Уильям прервал меня, подняв руку.

Прямо на земле среди камней лежал седобородый мужчина лет пятидесяти. Голова его была повернута набок. У основания шеи мы увидели здоровенную черную опухоль размером с два кулака, сжимавшую его горло. Рот мужчины был полуоткрыт. Белизна зубов привлекала внимание к двум отсутствующим. Уильям наступил на плащ бедняги – ткань задубела на морозе. Колени мужчины были покрыты грязью. Кошель с пояса уже кто-то срезал. Глаза замерзли и стали матово-белыми.

Обычно, находя мертвеца, мы извещали об этом констебля, но сегодня в этом не было смысла.

– Не красавец, – заметил Уильям, отворачиваясь от трупа.

– Ему еще повезло, – ответил я, пускаясь в путь и почесывая подмышку.

– Повезло? Послушай, брат, если такую судьбу считать везением, то мою лошадь можно назвать знатоком латыни. Чем же это ему повезло?

– Он лежит лицом вниз. Он не мучился много дней, обливаясь потом и страдая от боли. Он шел до последней минуты, а потом упал и умер. Он чистил зубы каракатицами, значит, был человеком состоятельным. А его плащ – даже ты гордился бы таким одеянием! И посмотри, где его кошель? Тот, кто срезал кошель с его пояса, нашел там не пару монет, а много – достаточно, чтобы рискнуть жизнью: ведь, срезая кошель, он сам мог заразиться. Так что, брат мой, могу сказать, что этот богатый человек, неожиданно сраженный болезнью, рухнул и умер быстро. Разве он не счастливец?

Уильям покачал головой.

– Тебе не следует так пристально изучать смертные муки чужих людей, Джон. Пусть мертвецы страдают сами по себе.

Что я мог на это ответить? Этот мертвец был одним из немногих, кого мне не было жаль. Я плакал по живым. За живых болело мое сердце. Я думал, что после сражений во Франции мне больше не доведется видеть массовых захоронений. Я думал, что там я в последний раз видел покрытые засохшей кровью тела, сваленные в ямы, над которыми роились мухи. Но смерть настигла нас и здесь. Я видел ее в не закрытых после заката ставнями окнах. Я видел ее за ставнями, которые и после рассвета оставались закрытыми. Я видел ее в лодке, плывшей по реке, стукаясь о берега и мели: хозяин ее неподвижным кулем лежал на дне. Проходя мимо церкви в Сомерсете, где родители хоронили свое дитя, я слышал голос смерти. Этим голосом была тишина: колокола не звонили по мертвому мальчику. Даже звон погребального колокола был голосом жизни. Сегодня же в последний путь мертвых провожают только наши скорбные мысли. А потом мы движемся дальше и забываем их – и даже безмолвные колокола наших мыслей не провожают их.

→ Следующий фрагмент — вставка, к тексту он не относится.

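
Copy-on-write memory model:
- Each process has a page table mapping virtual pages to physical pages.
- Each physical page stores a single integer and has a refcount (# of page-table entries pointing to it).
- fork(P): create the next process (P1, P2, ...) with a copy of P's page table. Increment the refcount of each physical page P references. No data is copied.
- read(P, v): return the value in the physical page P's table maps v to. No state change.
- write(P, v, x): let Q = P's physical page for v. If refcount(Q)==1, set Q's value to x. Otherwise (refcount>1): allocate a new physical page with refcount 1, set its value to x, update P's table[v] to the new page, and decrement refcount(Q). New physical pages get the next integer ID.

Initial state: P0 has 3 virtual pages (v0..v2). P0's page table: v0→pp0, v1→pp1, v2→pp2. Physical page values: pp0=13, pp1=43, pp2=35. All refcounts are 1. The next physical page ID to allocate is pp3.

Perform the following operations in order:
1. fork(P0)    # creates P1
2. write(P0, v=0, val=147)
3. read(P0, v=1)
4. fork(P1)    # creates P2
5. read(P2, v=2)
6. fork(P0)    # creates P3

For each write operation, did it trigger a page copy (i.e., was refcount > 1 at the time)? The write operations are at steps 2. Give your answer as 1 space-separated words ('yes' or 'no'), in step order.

Op 1: fork(P0) -> P1. 3 ppages; refcounts: pp0:2 pp1:2 pp2:2
Op 2: write(P0, v0, 147). refcount(pp0)=2>1 -> COPY to pp3. 4 ppages; refcounts: pp0:1 pp1:2 pp2:2 pp3:1
Op 3: read(P0, v1) -> 43. No state change.
Op 4: fork(P1) -> P2. 4 ppages; refcounts: pp0:2 pp1:3 pp2:3 pp3:1
Op 5: read(P2, v2) -> 35. No state change.
Op 6: fork(P0) -> P3. 4 ppages; refcounts: pp0:2 pp1:4 pp2:4 pp3:2

yes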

В шести милях от Хонитона мы остановились, чтобы перекусить черствым хлебом и сыром. Мы ели в молчании. Примерно в пятидесяти ярдах от дороги я заметил еще одного мертвеца. На нем была охристая туника. Он, скорчившись, лежал посреди вспаханного поля, настолько сливаясь с землей, что поначалу мы его даже не заметили. Только когда на него спикировала ворона, я обратил внимание на небольшой холмик и разглядел ногу и плечо мужчины.

Уильям вытер рот и поднял свою суму.

– Пошли?

Я видел, как ворона поднялась и полетела прочь. Я смотрел на замерзшую красную землю, серое небо, труп посреди поля и гадал, не постигнет ли и нас та же судьба. Кто похоронит этого человека, когда чума кончится? Его труп будет лежать здесь, медленно погружаясь в землю, потом пойдут дожди, и дикие кабаны и другие звери найдут тело и растащат кости. Если лиса утащит череп в лес, то крестьянин, который наткнется на эти останки, вспахивая поле, даже не поймет, принадлежали ли они человеку или зверю.

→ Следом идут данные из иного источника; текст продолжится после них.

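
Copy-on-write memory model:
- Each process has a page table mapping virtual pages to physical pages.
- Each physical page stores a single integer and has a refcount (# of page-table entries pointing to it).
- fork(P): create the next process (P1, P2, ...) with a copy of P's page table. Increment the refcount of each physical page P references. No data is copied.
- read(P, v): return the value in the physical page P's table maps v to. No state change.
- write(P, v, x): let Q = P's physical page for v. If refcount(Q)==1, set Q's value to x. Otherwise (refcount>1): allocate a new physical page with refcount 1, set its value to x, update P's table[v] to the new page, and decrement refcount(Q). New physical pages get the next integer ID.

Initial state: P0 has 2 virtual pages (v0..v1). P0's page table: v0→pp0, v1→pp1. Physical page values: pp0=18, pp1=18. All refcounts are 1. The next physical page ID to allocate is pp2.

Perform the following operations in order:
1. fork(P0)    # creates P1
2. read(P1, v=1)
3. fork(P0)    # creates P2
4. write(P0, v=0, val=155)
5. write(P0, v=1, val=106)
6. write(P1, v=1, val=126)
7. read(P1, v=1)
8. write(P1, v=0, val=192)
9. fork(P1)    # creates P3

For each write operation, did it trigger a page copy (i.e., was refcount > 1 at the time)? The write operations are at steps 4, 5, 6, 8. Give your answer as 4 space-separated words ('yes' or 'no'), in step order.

Op 1: fork(P0) -> P1. 2 ppages; refcounts: pp0:2 pp1:2
Op 2: read(P1, v1) -> 18. No state change.
Op 3: fork(P0) -> P2. 2 ppages; refcounts: pp0:3 pp1:3
Op 4: write(P0, v0, 155). refcount(pp0)=3>1 -> COPY to pp2. 3 ppages; refcounts: pp0:2 pp1:3 pp2:1
Op 5: write(P0, v1, 106). refcount(pp1)=3>1 -> COPY to pp3. 4 ppages; refcounts: pp0:2 pp1:2 pp2:1 pp3:1
Op 6: write(P1, v1, 126). refcount(pp1)=2>1 -> COPY to pp4. 5 ppages; refcounts: pp0:2 pp1:1 pp2:1 pp3:1 pp4:1
Op 7: read(P1, v1) -> 126. No state change.
Op 8: write(P1, v0, 192). refcount(pp0)=2>1 -> COPY to pp5. 6 ppages; refcounts: pp0:1 pp1:1 pp2:1 pp3:1 pp4:1 pp5:1
Op 9: fork(P1) -> P3. 6 ppages; refcounts: pp0:1 pp1:1 pp2:1 pp3:1 pp4:2 pp5:2

yes yes yes yes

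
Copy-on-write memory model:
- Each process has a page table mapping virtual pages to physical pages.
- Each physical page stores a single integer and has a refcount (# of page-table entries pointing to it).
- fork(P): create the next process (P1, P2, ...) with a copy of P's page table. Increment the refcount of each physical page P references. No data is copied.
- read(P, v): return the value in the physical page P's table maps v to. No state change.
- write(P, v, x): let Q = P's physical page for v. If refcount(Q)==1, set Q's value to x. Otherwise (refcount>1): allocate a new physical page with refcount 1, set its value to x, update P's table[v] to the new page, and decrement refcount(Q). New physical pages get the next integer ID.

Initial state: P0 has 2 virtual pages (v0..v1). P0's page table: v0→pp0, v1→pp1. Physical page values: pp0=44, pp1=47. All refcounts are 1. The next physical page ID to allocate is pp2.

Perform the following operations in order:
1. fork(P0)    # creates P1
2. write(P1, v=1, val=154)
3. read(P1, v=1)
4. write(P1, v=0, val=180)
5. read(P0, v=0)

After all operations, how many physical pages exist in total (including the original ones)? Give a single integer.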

Я подхватил свою суму и пошел вслед за Уильямом.

Кем был тот человек на поле? Простой, безымянной вещью. Мне казалось, что я сжимаю голову руками – только щеки мои сжимали не руки, а две недели постоянного страха. Может быть, я сошел с ума? Но разве можно в эти дни сохранить рассудок? Сдерживаться мне помогало только одно – я понимал, что не могу позволить своей жене, Кэтрин, увидеть меня в таком состоянии. Я твердил себе, что нужно идти быстрее и дышать дарованным мне Богом воздухом, чтобы вернуться к ней.

В Солсбери жил еще один резчик по камню, Джон, Джон Комб. Он подхватил чуму одним из первых в городе. До болезни Джон был человеком разговорчивым и трудолюбивым. Он вечно крутил в руках свой резец, подбрасывал и ловил его. Но за неделю до этого на стройке объявили перерыв, и он не ходил на работу. Когда же он вернулся, то был мрачным и рассеянным. Он три или четыре раза ударял своим резцом, а потом замирал на месте. Однажды, когда мы работали рядом, я заметил его отсутствующий взгляд и спросил, что его беспокоит. Помолчав, он сказал мне, что несколько дней назад заметил болезненную припухлость под правой рукой и понял, что это чума. Он сразу же ушел из собора и направился на север, к Великому кругу. Дошел он туда почти в темноте. Джон бродил вокруг камней и молился Богу, дьяволу, любому, кто мог услышать и спасти его. И когда он стоял там, то неожиданно почувствовал, как кто-то очень сильный обхватил его сзади и зажал ему рот, чтобы он не закричал. А потом он услышал зловещий шепот: согласен ли он продать свою вечную душу в обмен на выздоровление смертного тела и долгую жизнь? Или лучше ему будет умереть на дороге, возвращаясь в Солсбери? Джон ответил, что готов продать душу. Хватка ослабела. Через два дня после нашего разговора Джон поскользнулся на мокрых деревянных лесах и упал с высоты восьмидесяти футов. Я видел это с земли. Тело Джона дважды ударилось о леса, а потом тяжело рухнуло на землю. Я был уверен, что он погиб, но он всего лишь сломал правую руку и ребро. Костоправ сказал, что с ребром сделать ничего не может, но для жизни это неопасно. А рука быстро заживет, потому что перелом несложный. Все твердили, что выжить Джону удалось лишь чудом.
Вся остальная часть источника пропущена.